With the start of spring comes many things: longer days, blooming flowers and plenty of glamorous black-tie events. Prom season is already in full swing, and wedding season is well on its way too, which means there will be many more excuses for men to don their classiest tuxedo. However, this year there seems to be a visible absence of one traditional tux component: the cummerbund.
“When heading to a black-tie event, one cannot get much classier than a tuxedo paired with a cummerbund,” Brent Reece, Store Director at Oak Hall, emphasizes. “However, as of late, it has become an option.”
Brent gives us a little background on the cummerbund, explaining the reason it’s always been a classic component of a tux as well as the appeal of it.
“This traditional piece of men’s formalwear goes around the waist, making for a neater profile and hiding the billowing fabric where the shirt tucks into the waistband,” he says. Coupled with a dark jacket and crisp bow tie, Brent says a cummerbund will tie together a look that’s clean, classic and never out of style.
Then why the noticeable decline in this formalwear staple?
One reason, according to Brent, could be that more men are changing up other parts of their ensemble, which in turn affects the need for a cummerbund. “The rule here is to never wear a cummerbund with a long tie or a vest,” Brent explains. Also, if men don’t want to adhere to the other “rules” of cummerbunds, they may simply rule out a cummerbund altogether.
“Another rule is that a cummerbund should match the lapel of the jacket and tie,” Brent continues. “If the tux lapels are ribbed or grosgrain, then one will want to shop for a cummerbund in a material with a similar texture. When wearing a cummerbund, the pleats are always to face up. While they are not usually too conspicuous, downward-facing pleats can send the message that the wearer is unfamiliar with the accessory.”
We asked Eric Viars, owner of The Oxford Shop, to weigh in on this dwindling tuxedo tradition. “Although proper black-tie attire calls for a cummerbund or vest to accompany the bow tie, a lot of guys (including myself) are opting out,” Eric says. “For me, when I’m standing, I like to button my jacket.
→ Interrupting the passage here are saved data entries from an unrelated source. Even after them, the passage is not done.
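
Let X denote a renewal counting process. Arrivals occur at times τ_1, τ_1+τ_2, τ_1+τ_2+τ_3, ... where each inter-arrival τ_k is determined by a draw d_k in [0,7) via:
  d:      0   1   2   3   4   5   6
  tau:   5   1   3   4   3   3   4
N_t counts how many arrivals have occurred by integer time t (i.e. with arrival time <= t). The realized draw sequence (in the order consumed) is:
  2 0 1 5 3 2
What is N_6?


1

draw d_1=2: τ_1=3, arrival time A_1=3
draw d_2=0: τ_2=5, arrival time A_2=8
draw d_3=1: τ_3=1, arrival time A_3=9
draw d_4=5: τ_4=3, arrival time A_4=12
draw d_5=3: τ_5=4, arrival time A_5=16
draw d_6=2: τ_6=3, arrival time A_6=19
N_t over t=0..6: 0:0 1:0 2:0 3:1 4:1 5:1 6:1


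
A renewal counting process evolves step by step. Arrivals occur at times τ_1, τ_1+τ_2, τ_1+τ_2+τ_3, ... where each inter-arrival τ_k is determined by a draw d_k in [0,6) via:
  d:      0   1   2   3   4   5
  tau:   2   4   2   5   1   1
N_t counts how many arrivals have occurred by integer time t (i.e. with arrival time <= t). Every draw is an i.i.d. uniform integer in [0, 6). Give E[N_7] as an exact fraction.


5890/2187

Inter-arrival values over d=0..5: [2, 4, 2, 5, 1, 1]
Each d has probability 1/6, so the pmf of τ is: f(1) = 1/3, f(2) = 1/3, f(4) = 1/6, f(5) = 1/6
Renewal equation for m(n) = E[N_n]: condition on τ_1 = k (if k <= n, one arrival plus a fresh copy on the remaining n−k steps): m(n) = F(n) + Σ_{k<=n} f(k)·m(n−k), where F(n) = P(τ <= n) and m(0) = 0
m(1) = F(1) = 1/3
m(2) = F(2) + f(1)·m(1) = 2/3 + 1/3·1/3 = 7/9
m(3) = F(3) + f(1)·m(2) + f(2)·m(1) = 2/3 + 1/3·7/9 + 1/3·1/3 = 28/27
m(4) = F(4) + f(1)·m(3) + f(2)·m(2) = 5/6 + 1/3·28/27 + 1/3·7/9 = 233/162
m(5) = F(5) + f(1)·m(4) + f(2)·m(3) + f(4)·m(1) = 1 + 1/3·233/162 + 1/3·28/27 + 1/6·1/3 = 457/243
m(6) = F(6) + f(1)·m(5) + f(2)·m(4) + f(4)·m(2) + f(5)·m(1) = 1 + 1/3·457/243 + 1/3·233/162 + 1/6·7/9 + 1/6·1/3 = 3341/1458
m(7) = F(7) + f(1)·m(6) + f(2)·m(5) + f(4)·m(3) + f(5)·m(2) = 1 + 1/3·3341/1458 + 1/3·457/243 + 1/6·28/27 + 1/6·7/9 = 5890/2187
E[N_7] = m(7) = 5890/2187


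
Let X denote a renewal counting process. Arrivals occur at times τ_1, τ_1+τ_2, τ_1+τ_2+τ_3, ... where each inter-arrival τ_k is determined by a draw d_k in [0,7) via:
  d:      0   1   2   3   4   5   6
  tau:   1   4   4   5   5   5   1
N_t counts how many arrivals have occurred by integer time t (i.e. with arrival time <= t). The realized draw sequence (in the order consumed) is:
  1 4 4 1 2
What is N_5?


draw d_1=1: τ_1=4, arrival time A_1=4
draw d_2=4: τ_2=5, arrival time A_2=9
draw d_3=4: τ_3=5, arrival time A_3=14
draw d_4=1: τ_4=4, arrival time A_4=18
draw d_5=2: τ_5=4, arrival time A_5=22
N_t over t=0..5: 0:0 1:0 2:0 3:0 4:1 5:1

1


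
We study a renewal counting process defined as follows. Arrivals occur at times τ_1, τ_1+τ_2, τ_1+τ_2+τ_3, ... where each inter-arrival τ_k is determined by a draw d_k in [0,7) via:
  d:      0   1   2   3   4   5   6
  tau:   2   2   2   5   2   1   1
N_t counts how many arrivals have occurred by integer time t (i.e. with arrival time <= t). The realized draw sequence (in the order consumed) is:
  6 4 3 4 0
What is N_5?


2

draw d_1=6: τ_1=1, arrival time A_1=1
draw d_2=4: τ_2=2, arrival time A_2=3
draw d_3=3: τ_3=5, arrival time A_3=8
draw d_4=4: τ_4=2, arrival time A_4=10
draw d_5=0: τ_5=2, arrival time A_5=12
N_t over t=0..5: 0:0 1:1 2:1 3:2 4:2 5:2


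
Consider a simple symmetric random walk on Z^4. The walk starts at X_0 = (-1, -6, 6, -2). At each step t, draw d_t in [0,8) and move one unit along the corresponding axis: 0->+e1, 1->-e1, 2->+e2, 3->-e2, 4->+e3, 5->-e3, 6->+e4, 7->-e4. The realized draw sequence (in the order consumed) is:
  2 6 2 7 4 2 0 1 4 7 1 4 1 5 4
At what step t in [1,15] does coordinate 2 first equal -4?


3

t=0: X=(-1, -6, 6, -2), d=2 → +e2, X_1=(-1, -5, 6, -2)
t=1: X=(-1, -5, 6, -2), d=6 → +e4, X_2=(-1, -5, 6, -1)
t=2: X=(-1, -5, 6, -1), d=2 → +e2, X_3=(-1, -4, 6, -1)
t=3: X=(-1, -4, 6, -1), d=7 → -e4, X_4=(-1, -4, 6, -2)
t=4: X=(-1, -4, 6, -2), d=4 → +e3, X_5=(-1, -4, 7, -2)
t=5: X=(-1, -4, 7, -2), d=2 → +e2, X_6=(-1, -3, 7, -2)
t=6: X=(-1, -3, 7, -2), d=0 → +e1, X_7=(0, -3, 7, -2)
t=7: X=(0, -3, 7, -2), d=1 → -e1, X_8=(-1, -3, 7, -2)
t=8: X=(-1, -3, 7, -2), d=4 → +e3, X_9=(-1, -3, 8, -2)
t=9: X=(-1, -3, 8, -2), d=7 → -e4, X_10=(-1, -3, 8, -3)
t=10: X=(-1, -3, 8, -3), d=1 → -e1, X_11=(-2, -3, 8, -3)
t=11: X=(-2, -3, 8, -3), d=4 → +e3, X_12=(-2, -3, 9, -3)
t=12: X=(-2, -3, 9, -3), d=1 → -e1, X_13=(-3, -3, 9, -3)
t=13: X=(-3, -3, 9, -3), d=5 → -e3, X_14=(-3, -3, 8, -3)
t=14: X=(-3, -3, 8, -3), d=4 → +e3, X_15=(-3, -3, 9, -3)


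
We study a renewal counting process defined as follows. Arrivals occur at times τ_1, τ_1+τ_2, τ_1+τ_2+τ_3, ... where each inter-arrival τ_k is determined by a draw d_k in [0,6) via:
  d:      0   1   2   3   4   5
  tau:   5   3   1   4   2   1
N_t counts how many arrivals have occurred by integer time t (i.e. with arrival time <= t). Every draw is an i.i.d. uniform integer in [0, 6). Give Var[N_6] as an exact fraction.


Inter-arrival values over d=0..5: [5, 3, 1, 4, 2, 1]
Each d has probability 1/6, so the pmf of τ is: f(1) = 1/3, f(2) = 1/6, f(3) = 1/6, f(4) = 1/6, f(5) = 1/6
Let p_n(j) = P(N_n = j), with p_0 = [1]. Condition on τ_1: p_n(0) = P(τ > n), and for j >= 1, p_n(j) = Σ_{k<=n} f(k)·p_{n−k}(j−1)
p_1 = [2/3, 1/3]  (j = 0..1)
p_2 = [1/2, 7/18, 1/9]  (j = 0..2)
p_3 = [1/3, 4/9, 5/27, 1/27]  (j = 0..3)
p_4 = [1/6, 17/36, 29/108, 13/162, 1/81]  (j = 0..4)
p_5 = [0, 17/36, 19/54, 5/36, 8/243, 1/243]  (j = 0..5)
p_6 = [0, 5/18, 31/72, 137/648, 16/243, 19/1458, 1/729]  (j = 0..6)
E[N_6] = Σ j·p_6(j) = 12305/5832;  E[N_6²] = Σ j²·p_6(j) = 31093/5832
Var[N_6] = 31093/5832 − (12305/5832)² = 29921351/34012224

29921351/34012224


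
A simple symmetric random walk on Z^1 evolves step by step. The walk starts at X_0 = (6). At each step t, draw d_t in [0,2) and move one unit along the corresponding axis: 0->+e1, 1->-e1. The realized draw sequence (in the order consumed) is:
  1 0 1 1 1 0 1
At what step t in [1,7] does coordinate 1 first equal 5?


t=0: X=(6), d=1 → -e1, X_1=(5)
t=1: X=(5), d=0 → +e1, X_2=(6)
t=2: X=(6), d=1 → -e1, X_3=(5)
t=3: X=(5), d=1 → -e1, X_4=(4)
t=4: X=(4), d=1 → -e1, X_5=(3)
t=5: X=(3), d=0 → +e1, X_6=(4)
t=6: X=(4), d=1 → -e1, X_7=(3)

1


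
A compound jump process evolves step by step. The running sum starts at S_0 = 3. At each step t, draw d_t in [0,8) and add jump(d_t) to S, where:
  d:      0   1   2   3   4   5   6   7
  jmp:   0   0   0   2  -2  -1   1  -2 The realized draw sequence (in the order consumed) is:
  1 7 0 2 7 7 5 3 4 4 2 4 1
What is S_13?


-8

t=0: S=3, d=1, jump=0, S_1=3
t=1: S=3, d=7, jump=-2, S_2=1
t=2: S=1, d=0, jump=0, S_3=1
t=3: S=1, d=2, jump=0, S_4=1
t=4: S=1, d=7, jump=-2, S_5=-1
t=5: S=-1, d=7, jump=-2, S_6=-3
t=6: S=-3, d=5, jump=-1, S_7=-4
t=7: S=-4, d=3, jump=2, S_8=-2
t=8: S=-2, d=4, jump=-2, S_9=-4
t=9: S=-4, d=4, jump=-2, S_10=-6
t=10: S=-6, d=2, jump=0, S_11=-6
t=11: S=-6, d=4, jump=-2, S_12=-8
t=12: S=-8, d=1, jump=0, S_13=-8


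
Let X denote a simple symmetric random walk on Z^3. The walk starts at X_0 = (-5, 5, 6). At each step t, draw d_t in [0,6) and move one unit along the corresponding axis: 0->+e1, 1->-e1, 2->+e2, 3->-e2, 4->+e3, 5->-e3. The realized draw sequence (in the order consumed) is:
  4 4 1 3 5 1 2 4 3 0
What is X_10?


t=0: X=(-5, 5, 6), d=4 → +e3, X_1=(-5, 5, 7)
t=1: X=(-5, 5, 7), d=4 → +e3, X_2=(-5, 5, 8)
t=2: X=(-5, 5, 8), d=1 → -e1, X_3=(-6, 5, 8)
t=3: X=(-6, 5, 8), d=3 → -e2, X_4=(-6, 4, 8)
t=4: X=(-6, 4, 8), d=5 → -e3, X_5=(-6, 4, 7)
t=5: X=(-6, 4, 7), d=1 → -e1, X_6=(-7, 4, 7)
t=6: X=(-7, 4, 7), d=2 → +e2, X_7=(-7, 5, 7)
t=7: X=(-7, 5, 7), d=4 → +e3, X_8=(-7, 5, 8)
t=8: X=(-7, 5, 8), d=3 → -e2, X_9=(-7, 4, 8)
t=9: X=(-7, 4, 8), d=0 → +e1, X_10=(-6, 4, 8)

(-6, 4, 8)


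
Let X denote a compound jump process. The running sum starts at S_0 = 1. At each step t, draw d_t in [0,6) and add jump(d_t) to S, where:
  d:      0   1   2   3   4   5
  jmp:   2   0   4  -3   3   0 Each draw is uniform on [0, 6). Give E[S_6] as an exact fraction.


7

Outcome values over d=0..5: [2, 0, 4, -3, 3, 0]
Σy = 6, Σy² = 38, M = 6
μ = 6/6 = 1,  σ² = 38/6 − (1)² = 16/3
E[S_6] = 1 + 6·(1) = 7


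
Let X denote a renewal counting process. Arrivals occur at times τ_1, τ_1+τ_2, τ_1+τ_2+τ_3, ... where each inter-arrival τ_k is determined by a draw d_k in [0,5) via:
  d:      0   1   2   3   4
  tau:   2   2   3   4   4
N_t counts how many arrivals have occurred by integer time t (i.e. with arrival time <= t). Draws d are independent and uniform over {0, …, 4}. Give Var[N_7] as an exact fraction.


8/25

Inter-arrival values over d=0..4: [2, 2, 3, 4, 4]
Each d has probability 1/5, so the pmf of τ is: f(2) = 2/5, f(3) = 1/5, f(4) = 2/5
Let p_n(j) = P(N_n = j), with p_0 = [1]. Condition on τ_1: p_n(0) = P(τ > n), and for j >= 1, p_n(j) = Σ_{k<=n} f(k)·p_{n−k}(j−1)
p_1 = [1]  (j = 0)
p_2 = [3/5, 2/5]  (j = 0..1)
p_3 = [2/5, 3/5]  (j = 0..1)
p_4 = [0, 21/25, 4/25]  (j = 0..2)
p_5 = [0, 17/25, 8/25]  (j = 0..2)
p_6 = [0, 8/25, 77/125, 8/125]  (j = 0..3)
p_7 = [0, 4/25, 17/25, 4/25]  (j = 0..3)
E[N_7] = Σ j·p_7(j) = 2;  E[N_7²] = Σ j²·p_7(j) = 108/25
Var[N_7] = 108/25 − (2)² = 8/25


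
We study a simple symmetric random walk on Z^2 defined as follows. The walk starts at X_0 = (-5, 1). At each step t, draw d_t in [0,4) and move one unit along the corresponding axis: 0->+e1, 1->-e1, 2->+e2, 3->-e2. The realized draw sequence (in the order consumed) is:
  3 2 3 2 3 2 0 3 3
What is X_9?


t=0: X=(-5, 1), d=3 → -e2, X_1=(-5, 0)
t=1: X=(-5, 0), d=2 → +e2, X_2=(-5, 1)
t=2: X=(-5, 1), d=3 → -e2, X_3=(-5, 0)
t=3: X=(-5, 0), d=2 → +e2, X_4=(-5, 1)
t=4: X=(-5, 1), d=3 → -e2, X_5=(-5, 0)
t=5: X=(-5, 0), d=2 → +e2, X_6=(-5, 1)
t=6: X=(-5, 1), d=0 → +e1, X_7=(-4, 1)
t=7: X=(-4, 1), d=3 → -e2, X_8=(-4, 0)
t=8: X=(-4, 0), d=3 → -e2, X_9=(-4, -1)

(-4, -1)


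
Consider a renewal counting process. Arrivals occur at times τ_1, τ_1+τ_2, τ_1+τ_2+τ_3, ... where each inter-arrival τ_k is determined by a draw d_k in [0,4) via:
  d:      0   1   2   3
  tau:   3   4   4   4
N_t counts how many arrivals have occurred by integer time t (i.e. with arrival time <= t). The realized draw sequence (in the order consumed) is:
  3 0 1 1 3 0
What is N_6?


1

draw d_1=3: τ_1=4, arrival time A_1=4
draw d_2=0: τ_2=3, arrival time A_2=7
draw d_3=1: τ_3=4, arrival time A_3=11
draw d_4=1: τ_4=4, arrival time A_4=15
draw d_5=3: τ_5=4, arrival time A_5=19
draw d_6=0: τ_6=3, arrival time A_6=22
N_t over t=0..6: 0:0 1:0 2:0 3:0 4:1 5:1 6:1


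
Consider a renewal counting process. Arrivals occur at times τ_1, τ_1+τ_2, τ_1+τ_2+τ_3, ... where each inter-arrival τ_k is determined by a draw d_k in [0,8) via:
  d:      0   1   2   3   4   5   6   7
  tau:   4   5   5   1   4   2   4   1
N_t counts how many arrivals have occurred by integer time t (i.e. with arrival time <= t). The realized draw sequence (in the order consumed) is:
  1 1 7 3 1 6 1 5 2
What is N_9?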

And when I’m sitting, well, no one notices anyway.”
Eric reiterates that while black-tie attire still technically calls for a vest or cummerbund, sometimes personal style and flare may dictate how a man gets dressed and override the “rules.”
The no-cummerbund effect seems to be trickling down into the high school scene as well. Eighteen-year-old Sam Staggs made it pretty clear to his mother, Ginny, that he doesn’t intend on getting a cummerbund for his prom tux this year, and that his friends aren’t getting one either. According to Sam, he and his friends like the simpler look of the tux without the cummerbund, and the guys who do want a cummerbund seem to be opting for more outlandish styles and not the traditional look. “I don’t want to wear a useless piece of clothing that just makes me sweaty when I’m moving around,” Sam told his mom. “Not to mention that it doesn’t look right when the tuxedo jacket is unbuttoned. It’s just a nuisance.”
But Brent sheds some light on this argument, insisting that the pleats in a cummerbund are not just there for aesthetic purposes. “The pleats can be used to hold loose cash, tuck away ticket stubs or even catch wayward crumbs at a fancy dinner,” he says.
If you’ve noticed a change in other formalwear trends, you’re not alone. “In addition to cummerbunds, the dress hat has almost completely disappeared, and neckties are certainly on the decline,” Eric says. “However, one bright spot in men’s accessories has been the pocket square; its numbers are growing! With black tie, I recommend solid white or white with a black edge.”
If a man does choose to wear a cummerbund, Brent offers up a bit of fashion advice: “To mix things up, wear a brackish bowtie with the standard cummerbund; it gives interest and charter to the tradition. However,” he adds, “007 only wore one a few times. So remember: There are no rules to the one guided by personal style.”